The Coltrane albums opened my ears to a whole new realm of sonic adventure. Up to that point the most radical music I had heard was Stockhausen’s Gruppen, which for all its potentiality was unarguably a very rigid piece. I was stunned to discover that music like this existed, without really sufficiently grasping quite what it was that appealed to be able to make use of it. In the years since, I have come to understand that what ‘blew my mind’ (this was, after all, the last gasp of the ‘60’s) about Free Jazz was the loose merging of many individual personalities into a greater whole without loss of distinctiveness. From then on I sought out Free Jazz and Free Jazz-adjacent music, from Sun Ra, the Art Ensemble of Chicago, and Archie Shepp to the John Stevens Spontaneous Music Ensemble, AMM, and Gruppo Nuova Consonanza – believe it or not, Ennio Morricone was a member of the Gruppo. The scope of this music stretched from the one-minute concisions of Roscoe Mitchell to the two hour+ landscape of Alan Silva’s Seasons. It encompassed worlds, that I found myself intoxicated by – in a very teenage way, of course.

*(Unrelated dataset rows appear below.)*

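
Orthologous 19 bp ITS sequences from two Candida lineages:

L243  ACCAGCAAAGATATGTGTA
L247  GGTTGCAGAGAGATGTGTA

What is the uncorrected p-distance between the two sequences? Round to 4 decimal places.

Differing sites — 1:A/G; 2:C/G; 3:C/T; 4:A/T; 8:A/G; 12:T/G.
There are 6 differences over 19 sites, so p = 6/19 = 0.3158.

0.3158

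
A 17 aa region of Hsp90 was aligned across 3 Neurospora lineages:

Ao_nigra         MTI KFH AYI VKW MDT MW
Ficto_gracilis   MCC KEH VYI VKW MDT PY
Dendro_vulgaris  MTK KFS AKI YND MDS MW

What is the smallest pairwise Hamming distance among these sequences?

Pairwise Hamming distances:
  Ao_nigra vs Ficto_gracilis: 6
  Ao_nigra vs Dendro_vulgaris: 7
  Ficto_gracilis vs Dendro_vulgaris: 12
The smallest is 6, between Ao_nigra and Ficto_gracilis.

6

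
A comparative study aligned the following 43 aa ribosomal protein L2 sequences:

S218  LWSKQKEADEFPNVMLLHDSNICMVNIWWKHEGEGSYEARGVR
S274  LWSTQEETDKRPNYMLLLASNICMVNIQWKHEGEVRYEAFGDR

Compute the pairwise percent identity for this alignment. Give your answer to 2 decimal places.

The sequences differ at positions 4 (K/T), 6 (K/E), 8 (A/T), 10 (E/K), 11 (F/R), 14 (V/Y), 18 (H/L), 19 (D/A), 28 (W/Q), 35 (G/V), 36 (S/R), 40 (R/F), 42 (V/D).
30 of the 43 sites match, so the percent identity is 30/43 × 100 = 69.77%.

69.77%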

I cannot overstate the contribution those Free Jazz albums made to my personal style. After Coltrane (and I continue to collect his music right up to the present) I dug into Pharoah Sanders, Alice Coltrane, Albert Ayler, Joe Maneri, Henry Cow, Evan Parker, et al, all the way to the far-out-est realms of Dave Burrell’s chaotic, deafening, wonderfully outrageous, Echo album (and yes, speaking of that onslaught, I still have about half of the BYG catalogue, from Daevid Allen to the great Jacques Coursil). When my works started to be performed in London in the early ‘80s I don’t think a single soul picked up on this influence; it was too heterodox to be countenanced back then. Instead I was contrasted with my nouveau complexité colleagues like Finnissy and Ferneyhough and Dillon. If I had told people that my orchestration owed a debt to Robert Graettinger’s City of Glass I would have just drawn blank stares. Let alone that my flailing lines were in direct lineage of Don Cherry or Roscoe Mitchell (whose Noonah, which provided the impetus for my 1989 alto saxophone solo burns, was, I gather, also influential on my other colleague, Richard Barrett).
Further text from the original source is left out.